Jakarta, CNN Indonesia —
Wakil Ketua Dewan Keadaan Ekonomi Negara (DEN) Mari Elka Pangestu berpendapat Aksi Massa beberapa waktu terakhir bukan tentang pemerintahan Pemimpin Negara Prabowo Subianto.
Mari mengatakan hal ini dipicu persoalan ekonomi dari beberapa tahun terakhir. Ia mengungkap masalah pengangguran dan pemutusan hubungan kerja (Pemecatan Karyawan) menjadi pemantik Aksi Massa.
“Unjuk rasa baru-baru ini, seperti yang kita tahu, bukan tentang 10 bulan terakhir pemerintahan. Kenyataannya ini Merupakan kondisi dan situasi ekonomi yang diwariskan, terutama dalam satu dekade terakhir,” beber Mari dalam Indonesia Update di YouTube ANU Indonesia Project, Jumat (12/9).
ADVERTISEMENT
SCROLL TO CONTINUE WITH CONTENT
Ia mengatakan masalah besar yang dihadapi Indonesia Merupakan kualitas Peningkatan Ekonomi. Meski bisa bertahan di level 5 persen, Mari mempertanyakan manfaatnya terhadap penciptaan lapangan kerja.

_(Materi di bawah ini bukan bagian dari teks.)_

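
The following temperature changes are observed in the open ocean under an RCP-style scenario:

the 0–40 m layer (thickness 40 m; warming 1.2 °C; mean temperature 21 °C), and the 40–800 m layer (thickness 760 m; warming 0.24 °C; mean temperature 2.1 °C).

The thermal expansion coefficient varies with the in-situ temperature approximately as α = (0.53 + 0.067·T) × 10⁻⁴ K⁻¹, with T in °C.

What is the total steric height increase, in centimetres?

2.15 cm of thermosteric rise

Layer 1: α = (0.53 + 0.067×21)×10⁻⁴ = 1.937×10⁻⁴ K⁻¹
Layer 2: α = (0.53 + 0.067×2.1)×10⁻⁴ = 0.6707×10⁻⁴ K⁻¹
Layer 1: 1.937×10⁻⁴ × 1.2 × 40 = 0.0092976 m
40–800 m: 0.6707×10⁻⁴ × 0.24 × 760 = 0.012233568 m
Δh = 0.0092976 + 0.012233568 = 0.021531168 m ≈ 2.15 cm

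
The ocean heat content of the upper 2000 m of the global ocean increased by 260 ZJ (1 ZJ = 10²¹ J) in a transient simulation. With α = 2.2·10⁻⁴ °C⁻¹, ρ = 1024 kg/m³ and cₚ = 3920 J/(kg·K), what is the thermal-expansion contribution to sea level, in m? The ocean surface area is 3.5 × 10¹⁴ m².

0.0407 m

Per unit area: Q = 260×10²¹ / (3.5×10¹⁴) ≈ 7.429×10⁸ J/m²
Δh = αQ/(ρcₚ) = 2.2×10⁻⁴ × 7.429×10⁸ / (1024 × 3920) ≈ 0.040716 m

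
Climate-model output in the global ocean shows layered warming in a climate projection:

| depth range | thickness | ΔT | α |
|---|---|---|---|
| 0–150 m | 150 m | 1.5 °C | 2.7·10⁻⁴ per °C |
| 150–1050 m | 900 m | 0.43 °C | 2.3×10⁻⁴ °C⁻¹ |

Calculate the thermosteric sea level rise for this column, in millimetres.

0–150 m: 150 × 2.7×10⁻⁴ × 1.5 = 0.06075 m
Layer 2: 0.43 × 2.3×10⁻⁴ × 900 = 0.08901 m
Δh = 0.06075 + 0.08901 = 0.14976 m

about 150 mm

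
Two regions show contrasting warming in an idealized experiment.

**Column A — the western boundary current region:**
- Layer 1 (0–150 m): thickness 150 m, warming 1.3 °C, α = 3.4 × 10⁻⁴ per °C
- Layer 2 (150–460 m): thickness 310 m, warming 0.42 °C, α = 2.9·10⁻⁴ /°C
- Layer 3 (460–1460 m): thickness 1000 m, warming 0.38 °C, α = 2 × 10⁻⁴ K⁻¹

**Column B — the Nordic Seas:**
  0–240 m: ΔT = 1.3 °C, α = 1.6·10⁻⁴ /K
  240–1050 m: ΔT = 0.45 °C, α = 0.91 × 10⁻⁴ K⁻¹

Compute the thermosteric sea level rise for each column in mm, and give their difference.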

Mari menilai Indonesia Bahkan tidak Sungguh-sungguh pulih dari dampak pandemi Pandemi. Menurut perhitungannya, gerak produk domestik bruto (PDB) Indonesia lebih rendah 8,6 persen dari proyeksi sebelum terjadi pandemi.
“Kita Nanti akan melihat dampak buruknya terhadap lapangan kerja. Ini yang mengejutkan dan Anda bisa memahami Dalang Penolakan (Aksi Massa), banyak Penolakan dari sini (masalah lapangan kerja),” tegasnya.
Wakil dari Ketua DEN Luhut Binsar Pandjaitan itu kemudian menyampaikan ‘Indonesia’s Paradox’, di mana dinilai mirip dengan ‘Chilean Paradox’. Ini Merupakan kondisi di mana negara mencatatkan statistik ekonomi yang apik, tapi justru melahirkan ketidakpuasan dari warganya.
Mari Elka Pangestu menegaskan paradoks tersebut tengah menjangkiti Indonesia. Walau pemerintah bisa menjaga data stabilitas ekonomi, justru muncul permasalahan nyata terkait kondisi masyarakatnya.
Ia mencatat lapangan kerja yang tercipta di Indonesia berasal dari sektor pertanian, retail, akomodasi/food and beverages (FnB). Jumlahnya menyentuh 12,9 juta alias 82 persen dari total penciptaan lapangan kerja.
“Semuanya (sektor pertanian dan lain-lain) bergaji rendah. Iya, lapangan kerja tercipta, tapi itu ada di sektor bergaji rendah … Kelas menengah, 10 juta middle class, turun ke aspiring middle class, bahkan rentan (near poor). Pengeluaran kelas menengah untuk makanan Bahkan meningkat, yang biasanya turun, tapi justru naik,” tuturnya.
“Jadi, saya rasa itu akar permasalahannya (Aksi Massa besar di Indonesia) … Dan pemutusan hubungan kerja (Pemecatan Karyawan) meningkat. Ada gambar memperlihatkan 10 lowongan pekerjaan, ribuan orang melamar. Itu (kasus Pemecatan Karyawan dan lapangan kerja minim) sangat sering diberitakan,” imbuh Mari.
Aksi Massa besar memang terjadi di Indonesia sepanjang akhir Agustus 2025, bahkan berjilid-jilid. Mulai dari 25 Agustus 2025, 28 Agustus 2025, 29 Agustus 2025, Sampai sekarang 30 Agustus 2025 di Sebanyaknya titik di Indonesia.
Para warga Indonesia mengkritik gaji dan tunjangan anggota Dewan Perwakilan Rakyat RI yang tembus ratusan juta IDR. Sebanyaknya tuntutan itu kemudian dikemas dengan nama ’17+8′ dan disuarakan rakyat Indonesia, baik di media sosial maupun saat Aksi Massa.